Usually just spending money doesn't make me happy (unless it's on books; my shameful English-teacher secret is that buying books elates me a lot more than reading them.) But a couple of days ago I bought a terrific tiger-head winter hat. I was only going to wear it on the hash, to fit in with the silly hats and socks and such that are popular among the hashnoscenti, but  it makes me happy, so I'm wearing it around the 'hood (in lieu of a hood) too. And the locals don't seem to be laughing at me any more than usual.
It looks something like this.

New Year's Eve was a party in Itaewon with "my" Yongsan Kimchi group and the Osan Bulgogi group; New Year's Day was a walking-trail hash in the same place, where I also bought my "happy coat": a satiny short kimono-like robe with one's home hash group's logo on the back, on which one sews all the patches (which serve as sort of demerit badges) from the various runs. Yongsan Kimchi's happy coat is my favorite color combo, the Michigan Wolverines' midnight blue with maize trim. I'll go back to Itaewon in the next couple of days to get the ajumma (middle-aged lady) who embroiders them to embroider "Corndog Millionaire" on the lapels and sew on my patches. Psyched for that.

And then today, Sunday, the Southside hashers hosted a great run through the streets and over a snowy, slippery mountain...
It looked something like this.
 
, and then, since the hash was on the right subway line anyway, I went to Home Plus. Home Plus is much like E-Mart, but better, with a wider selection of groceries and some clothing that actually fits me. I don't go there often, as it's a bit of a journey, but today I hit the mother lode.

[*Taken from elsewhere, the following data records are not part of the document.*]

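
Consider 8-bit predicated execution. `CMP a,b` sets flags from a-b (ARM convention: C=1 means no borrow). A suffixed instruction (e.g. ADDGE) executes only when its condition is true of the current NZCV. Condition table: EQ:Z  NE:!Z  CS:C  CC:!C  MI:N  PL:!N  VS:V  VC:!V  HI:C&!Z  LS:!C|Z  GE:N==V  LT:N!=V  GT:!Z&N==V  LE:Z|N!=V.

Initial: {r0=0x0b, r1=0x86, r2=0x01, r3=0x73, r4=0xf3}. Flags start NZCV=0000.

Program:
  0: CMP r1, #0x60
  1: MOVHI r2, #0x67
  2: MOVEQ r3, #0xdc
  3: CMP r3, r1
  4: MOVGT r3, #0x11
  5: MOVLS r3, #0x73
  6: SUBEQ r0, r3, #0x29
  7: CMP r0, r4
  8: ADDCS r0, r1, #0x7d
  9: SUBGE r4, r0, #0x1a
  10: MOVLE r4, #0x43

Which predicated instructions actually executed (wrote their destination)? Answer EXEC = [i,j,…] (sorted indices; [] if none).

0: ✓ CMP  NZCV=0011
1: ✓ MOVHI  r2←0x67
2: · MOVEQ
3: ✓ CMP  NZCV=1001
4: ✓ MOVGT  r3←0x11
5: ✓ MOVLS  r3←0x73
6: · SUBEQ
7: ✓ CMP  NZCV=0000
8: · ADDCS
9: ✓ SUBGE  r4←0xf1
10: · MOVLE

EXEC = [1,4,5,9]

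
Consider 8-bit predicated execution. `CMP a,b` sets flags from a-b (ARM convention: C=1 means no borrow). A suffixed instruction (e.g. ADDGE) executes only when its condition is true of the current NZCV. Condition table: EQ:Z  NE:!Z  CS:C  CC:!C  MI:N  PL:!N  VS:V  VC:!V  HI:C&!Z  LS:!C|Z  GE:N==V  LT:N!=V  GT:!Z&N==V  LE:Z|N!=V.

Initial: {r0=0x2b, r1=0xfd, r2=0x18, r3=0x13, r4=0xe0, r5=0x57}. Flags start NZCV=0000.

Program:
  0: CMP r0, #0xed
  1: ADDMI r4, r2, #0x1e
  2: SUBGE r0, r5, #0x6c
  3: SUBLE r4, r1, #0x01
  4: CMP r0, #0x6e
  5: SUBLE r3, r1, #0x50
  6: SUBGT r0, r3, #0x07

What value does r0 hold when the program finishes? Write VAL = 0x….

VAL = 0xeb

0: ✓ CMP  NZCV=0000
1: · ADDMI
2: ✓ SUBGE  r0←0xeb
3: · SUBLE
4: ✓ CMP  NZCV=0011
5: ✓ SUBLE  r3←0xad
6: · SUBGT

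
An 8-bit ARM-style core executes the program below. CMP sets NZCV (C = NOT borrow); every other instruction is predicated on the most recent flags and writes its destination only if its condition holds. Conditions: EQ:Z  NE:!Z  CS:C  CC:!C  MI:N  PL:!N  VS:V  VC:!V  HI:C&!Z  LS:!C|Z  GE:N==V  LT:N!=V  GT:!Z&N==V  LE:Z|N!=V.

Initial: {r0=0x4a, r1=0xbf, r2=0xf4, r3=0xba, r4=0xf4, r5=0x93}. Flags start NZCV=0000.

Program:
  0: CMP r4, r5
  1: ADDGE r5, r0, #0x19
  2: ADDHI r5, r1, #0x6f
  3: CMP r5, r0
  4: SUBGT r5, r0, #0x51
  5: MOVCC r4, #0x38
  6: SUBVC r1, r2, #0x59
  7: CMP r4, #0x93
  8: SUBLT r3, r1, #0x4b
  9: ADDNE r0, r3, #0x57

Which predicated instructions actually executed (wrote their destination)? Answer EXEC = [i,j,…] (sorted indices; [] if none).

0: ✓ CMP  NZCV=0010
1: ✓ ADDGE  r5←0x63
2: ✓ ADDHI  r5←0x2e
3: ✓ CMP  NZCV=1000
4: · SUBGT
5: ✓ MOVCC  r4←0x38
6: ✓ SUBVC  r1←0x9b
7: ✓ CMP  NZCV=1001
8: · SUBLT
9: ✓ ADDNE  r0←0x11

EXEC = [1,2,5,6,9]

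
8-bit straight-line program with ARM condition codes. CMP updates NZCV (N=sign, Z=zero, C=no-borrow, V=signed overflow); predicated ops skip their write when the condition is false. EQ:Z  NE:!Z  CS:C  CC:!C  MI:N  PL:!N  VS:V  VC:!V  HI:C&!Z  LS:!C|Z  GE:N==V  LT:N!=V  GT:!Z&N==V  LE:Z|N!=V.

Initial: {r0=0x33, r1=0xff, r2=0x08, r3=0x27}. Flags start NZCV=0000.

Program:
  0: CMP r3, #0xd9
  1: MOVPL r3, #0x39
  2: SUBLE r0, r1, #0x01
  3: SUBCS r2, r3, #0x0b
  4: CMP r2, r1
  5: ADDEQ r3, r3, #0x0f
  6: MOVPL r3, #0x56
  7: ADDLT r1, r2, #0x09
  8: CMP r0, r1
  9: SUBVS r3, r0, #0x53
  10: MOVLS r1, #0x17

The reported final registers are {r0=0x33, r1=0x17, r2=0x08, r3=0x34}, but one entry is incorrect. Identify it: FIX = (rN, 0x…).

FIX = (r3, 0x56)

[0] flags=0000 → (cmp)
[1] flags=0000 PL?T → r3=0x39
[2] flags=0000 LE?F → skip
[3] flags=0000 CS?F → skip
[4] flags=0000 → (cmp)
[5] flags=0000 EQ?F → skip
[6] flags=0000 PL?T → r3=0x56
[7] flags=0000 LT?F → skip
[8] flags=0000 → (cmp)
[9] flags=0000 VS?F → skip
[10] flags=0000 LS?T → r1=0x17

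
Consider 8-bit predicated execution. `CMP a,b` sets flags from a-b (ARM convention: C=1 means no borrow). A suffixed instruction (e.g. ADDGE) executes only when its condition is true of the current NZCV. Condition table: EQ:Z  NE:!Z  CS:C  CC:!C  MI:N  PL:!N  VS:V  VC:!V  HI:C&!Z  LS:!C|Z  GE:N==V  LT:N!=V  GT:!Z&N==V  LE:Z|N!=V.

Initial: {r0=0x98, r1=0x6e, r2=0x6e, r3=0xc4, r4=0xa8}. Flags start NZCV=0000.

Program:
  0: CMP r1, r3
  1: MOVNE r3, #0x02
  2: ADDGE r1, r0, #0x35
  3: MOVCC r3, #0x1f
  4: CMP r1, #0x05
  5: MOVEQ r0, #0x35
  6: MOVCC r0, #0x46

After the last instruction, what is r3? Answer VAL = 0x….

[0] flags=1001 → (cmp)
[1] flags=1001 NE?T → r3=0x02
[2] flags=1001 GE?T → r1=0xcd
[3] flags=1001 CC?T → r3=0x1f
[4] flags=1010 → (cmp)
[5] flags=1010 EQ?F → skip
[6] flags=1010 CC?F → skip

VAL = 0x1f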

It's so hard for a veghead to find a variety of food here; 'most everything has meat or fish in it and you can't be sure what doesn't, because those dang Koreans insist on listing the ingredients in Korean. I end up eating the same few things, and not necessarily healthful things, over and over. And a lot of eggs, ova and ova.

But at Home Plus today I found vegetarian ramen (I bought a dozen packets), Italian-style diced tomatoes, vegetarian chili, and cheap but delicious pomegranite juice. I'm trying hard to eat better and more varied food. I had veggie burgers at both hash events in Itaewon this weekend, too!

Unless you're a vegetarian in a non-Western-alphabetted land (hint: you're not), you can't imagine how rare these items are and how stoked I am to have this cornucopia of good eats.

To paraphrase the mortal words of the Ohio Express, "Yummy yummy yummy, I got grub in my tummy."

Oh, and I registered for my first half-marathon, in April. And I expect to do another full marathon in the fall.

So, as the young'uns say, it's all good.